3. History of current and recurrent infections, cancers, cardiac, GI or respiratory issues related to the drug? If it happened once, it can happen again.

4. Current infections, CHF, swollen lymph nodes or cancers? Does the admitting physician know? This may be related to the biologic rather than an isolated incident.

5. Previous reactions to infusions or injections?

6. Accurate medication reconciliation? Yes, we all know that this can be like pulling teeth! With regard to biologics, even more difficult since many of the patients are not taking this at home, but rather in an office or clinic.

7. Are they on more than one immunosuppressant medication? Many of these patients are also on prednisone, steroid inhalers, etc.).

8. Where are they getting the biologics? It is helpful to know if they are receiving injections or infusions in a clinic, MD office or is self-injecting.

9. Is the patient adherent? When was the last dose given?

10. Who is the prescribing physician? This information may be needed if the patient is unable to answer questions accurately or at all.

This list is intended to increase your assessment tools, not add to an already burdensome task. You may find other questions more appropriate for a particular situation. However, knowing if patients are taking more than one immunosuppressant, length of time on them, and previous adverse effects are essential in order to ensure accurate communication between care providers that will meet patient safety goals.

Patient and Caregiver Assessment in Hospital or Home Settings

Nurses know how difficult it can be to obtain an accurate medical history, let alone a current list of medications. So it makes sense to first identify who the caregiver or responsible party is. Once the historian is identified, the nurse must try to get a sense of their familiarity of their disease, medications, and medical history. Assessing factors such as the level of education, healthcare literacy, and language barriers are usually a part of the admission process. However, does the patient or caregiver have an accurate understanding of biologic medications, potential risks, and reportable symptoms?

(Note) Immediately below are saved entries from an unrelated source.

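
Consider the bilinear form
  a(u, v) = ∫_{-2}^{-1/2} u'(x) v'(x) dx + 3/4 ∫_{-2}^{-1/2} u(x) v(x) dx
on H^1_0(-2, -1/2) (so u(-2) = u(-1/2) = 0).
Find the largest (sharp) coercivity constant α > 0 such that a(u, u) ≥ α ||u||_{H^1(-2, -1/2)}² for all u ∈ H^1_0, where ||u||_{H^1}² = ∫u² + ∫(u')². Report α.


α = (27 + 16*π^2)/(4*(9 + 4*π^2))

Coercivity of a(·,·) on H^1_0(-2, -1/2) means a(u, u) ≥ α ||u||_{H^1}² for every u ∈ H^1_0.
The interval has length L = 3/2, and Poincaré/coercivity depend only on L. Here a(u, u) = ∫(u')² + (3/4)·∫u².
Here 0 < c = 3/4 < 1. The condition a(u,u) ≥ α||u||_{H^1}² reads (1−α)∫(u')² ≥ (α−c)∫u². Any admissible α is ≤ 1 (rapidly oscillating u have ∫u²/∫(u')² → 0), and α = 1 would force 0 ≥ (1−c)∫u², impossible since c < 1; so 1−α > 0. By the sharp Poincaré inequality on H^1_0 of an interval of length L, ∫(u')² ≥ (π/L)²∫u² with equality for the first sine mode sin(π(x−x₀)/L) (x₀ the left endpoint), so the inequality holds for all u iff (1−α)(π/L)² ≥ α − c, i.e. α ≤ ((π/L)² + c)/((π/L)² + 1) = (1 + c(L/π)²)/(1 + (L/π)²). With (π/L)² = 4*π^2/9 and c = 3/4, the largest admissible constant is α = ((π/L)² + c)/((π/L)² + 1).
Simplifying, α = (27 + 16*π^2)/(4*(9 + 4*π^2)).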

When patients arrive in the ED, time is of the essence and this information may not be obtainable or readily available. So what do you do? As mentioned earlier, the good news is that biologics are usually prescribed to patients who have had the condition for a while and previous treatments are no longer managing their symptoms effectively. Also, remember that most patients receive some sort of informed consent prior to starting on these biologics. So patients and caregivers are often able to tell the nurse that they receive a shot or IV that helps their arthritis or colon problems. Do not forget to get the name of the prescribing doctor, such as a rheumatologist or gastroenterologist so further information may be obtained if needed.

Some patients may be treated with these biologics by home health nurses upon an order from the physician’s office. Homecare nurses usually have the hospital discharge summary or physician orders to guide them in their assessment. Patients on biologics that are discharged to home from the hospital are at a high risk for bringing home a hospital acquired infection (HAI). Regulatory standards are based on reducing hospital readmissions, so nurses must be vigilant in performing ongoing assessments for infections related to not only the biologics, but hospitalization-related issues as well.